Trois visites à la Cour sont documentées. La première dans l’après-midi du 30 août 1914. On ne sait pas ce qui s’y est dit, il n’y avait pas de témoin luxembourgeois. Le docteur Michel Welter, qui participait à une réunion politique dans un café en face du Palais, nota dans son Journal : « L’empereur venait de quitter le palais où il était resté plus de deux heures. Qu’est-ce qu’il a pu y faire aussi longtemps que cela ? Les gens ont admis qu’il y ait dîné. Qu’est-ce cette longue entrevue ? Quoi qu’il en soit, le public fit ses gloses qui, on le conçoit, n’étaient pas flatteuses pour la Grande-Duchesse. » La deuxième visite se déroula de façon plus formelle en présence du Premier ministre Eyschen et fut accompagnée d’un repas et d’un discours, où il aurait été question de la victoire des armées allemandes. Une troisième et dernière visite eut lieu le 26 septembre 1914 et dura une heure et demie. La grande-duchesse se rendit également à un hôpital militaire allemand en compagnie du Kaiser.6
C’est en septembre 1914, pendant le séjour du cabinet de guerre à Luxembourg, que furent définis les buts de guerre allemands. Ceux-ci incluaient l’annexion du bassin industriel de Longwy et Briey ainsi que la transformation du Grand-Duché en « Bundesstaat » allemand. Ils furent élaborés à la demande de l’industrie par le chancelier von Bethmann Hollweg. Les militaires s’emparèrent ensuite de ces revendications lors de la conférence d’état-major tenue à Bad Kreuznach le 9 août 1917. Ils élaborèrent les textes des lois et traités à soumettre au parlement luxembourgeois sans attendre la fin de la guerre. Ces textes concernaient le statut international, l’indigénat, le service militaire. L’ambassadeur von Buch s’opposa à ces projets qui, selon lui, créerait « à la Grande-Duchesse une situation presque intenable pour une longue période ». Celle-ci en fut informée et demanda dans une lettre au comte Törring « si du côté allemand des décisions avaient déjà été prises sur le sort futur du Luxembourg. »7 Ces menaces expliqueraient, selon Gilbert Trausch, le souci du gouvernement luxembourgeois de ménager l’Allemagne. « Mieux valait encore devenir un Bundesland qu’un Reichsland comme l’Alsace-Lorraine. On conserverait au moins la dynastie et une forme de gouvernement luxembourgeois. »8
Le dernier acte des compromissions qui scellèrent le destin de la grande-duchesse fut la réception, le 16 août 1918, du chancelier allemand, le comte von Hertling, au Château de Colmar-Berg, en présence du Premier ministre luxembourgeois Kauffmann et de l’ambassadeur allemand von Buch. L’objet de la visite était le mariage de la princesse Antonia, 19 ans, avec le prince héritier Rupprecht de Bavière, 50 ans, un des principaux chefs de guerre allemands portant le titre de « Generalfeldmarschall ». À ce moment, la guerre était déjà perdue pour l’Allemagne. Ce mariage de raison visait à sceller une alliance avec la monarchie bavaroise en vue de l’après-guerre. Le gouvernement Kauffmann dut démissionner et fut remplacé par le gouvernement Reuter, un gouvernement d’union nationale qui devait préparer la transition. Quant à Rupprecht, il fut l’un des dirigeants de l’extrême-droite monarchiste et antisémite alliée à Hitler et Ludendorff jusqu’au putsch manqué de 1923.
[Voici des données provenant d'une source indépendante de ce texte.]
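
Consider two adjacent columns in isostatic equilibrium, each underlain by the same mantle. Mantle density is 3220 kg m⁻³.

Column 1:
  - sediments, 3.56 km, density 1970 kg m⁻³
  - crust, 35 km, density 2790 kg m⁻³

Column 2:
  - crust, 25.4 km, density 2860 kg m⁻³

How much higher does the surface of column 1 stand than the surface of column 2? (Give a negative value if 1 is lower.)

For any compensation level in the mantle, the mantle terms cancel and isostasy reduces to e = (Σt_1 − Σt_2) − (Σ(ρt)_1 − Σ(ρt)_2) / ρ_m.
Σt_1 = 38.56 km; Σt_2 = 25.4 km; Σ(ρt)_1 = 104663.2; Σ(ρt)_2 = 72644 (in km·kg m⁻³).
e = (38.56 − 25.4) − (104663.2 − 72644) / 3220 = 3.22 km.

3.22 km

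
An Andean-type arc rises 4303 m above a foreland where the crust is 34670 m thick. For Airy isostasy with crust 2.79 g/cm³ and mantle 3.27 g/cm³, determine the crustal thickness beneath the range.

Root depth r = h ρ_c / (ρ_m − ρ_c) = 4303 m × 2.79 / 0.48 = 25010 m.
Total thickness = T + h + r = 34670 m + 4303 m + 25010 m = 64000 m.

64000 m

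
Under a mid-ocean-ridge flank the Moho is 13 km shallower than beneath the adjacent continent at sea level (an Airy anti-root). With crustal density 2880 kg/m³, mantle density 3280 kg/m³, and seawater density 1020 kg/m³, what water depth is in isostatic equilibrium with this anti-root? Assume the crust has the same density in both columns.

2.8 km

Replacing a thickness d of crust by seawater at the top must be balanced by replacing crust with mantle at the base: d (ρ_c − ρ_w) = a (ρ_m − ρ_c).
d = a (ρ_m − ρ_c)/(ρ_c − ρ_w) = 13 km × 400/1860 = 2.8 km.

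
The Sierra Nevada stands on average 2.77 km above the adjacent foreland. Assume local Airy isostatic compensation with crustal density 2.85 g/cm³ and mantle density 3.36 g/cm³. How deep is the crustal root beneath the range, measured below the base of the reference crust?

By Archimedes' principle applied to the lithosphere: the weight of the topography is balanced by the buoyancy of the root, ρ_c h = (ρ_m − ρ_c) r.
r = h · ρ_c / (ρ_m − ρ_c) = 2.77 km × 2.85 / (3.36 − 2.85) = 15.5 km.

15.5 km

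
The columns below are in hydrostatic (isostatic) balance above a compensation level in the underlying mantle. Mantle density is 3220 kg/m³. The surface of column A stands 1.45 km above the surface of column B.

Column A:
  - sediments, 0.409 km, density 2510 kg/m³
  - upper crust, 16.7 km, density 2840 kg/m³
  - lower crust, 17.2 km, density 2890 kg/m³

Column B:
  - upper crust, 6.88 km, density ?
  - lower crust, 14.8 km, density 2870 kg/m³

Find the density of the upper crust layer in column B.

Take the compensation level at the base of the deeper column (depth z_c below the surface of column A) and equate Σ ρ_i t_i down to z_c; mantle fills any gap and the z_c terms cancel.
Column A: 0.409×2510 + 16.7×2840 + 17.2×2890 + (z_c − 34.309)×3220
Column B: 1.45×0 + 6.88×ρ + 14.8×2870 + (z_c − 1.45 − 21.68)×3220
The z_c×3220 term appears on both sides and cancels. Collect the known terms of each column as K = Σ(ρt)_known − 3220 × (depth of known layers): K_A = 98162.59 − 3220×34.309 = −12312.39; K_B = 42476 − 3220×(1.45 + 21.68) = −32002.6.
Balance: K_A = K_B + 6.88×ρ, so ρ = (K_A − K_B)/6.88 = 19690.2/6.88 = 2860 kg/m³.

2860 kg/m³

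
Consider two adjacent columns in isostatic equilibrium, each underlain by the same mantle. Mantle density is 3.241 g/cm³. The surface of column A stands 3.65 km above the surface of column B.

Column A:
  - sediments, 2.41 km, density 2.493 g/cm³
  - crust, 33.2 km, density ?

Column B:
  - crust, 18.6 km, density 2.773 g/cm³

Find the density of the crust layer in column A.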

La guerre et l’occupation avaient mis un point final aux illusions entretenues sur la neutralité de l’État et l’impartialité de la grande-duchesse. Les convictions républicaines qui restaient longtemps implicites et velléitaires s’exprimèrent maintenant de façon ouverte. Quand, en septembre 1918, le parti socialiste décida d’envoyer un homme de confiance dans le gouvernement Reuter, il chargea celui-ci d’œuvrer pour l’abdication de la grande-duchesse, l’introduction de la journée de huit heures et la formation de conseils ouvriers.9 À quelques jours du départ des troupes, le Escher Tageblatt annonça la fin de la dynastie des Bragance : « Der Abend der Braganza ». Une époque s’achevait. Un nouveau monde était à inventer.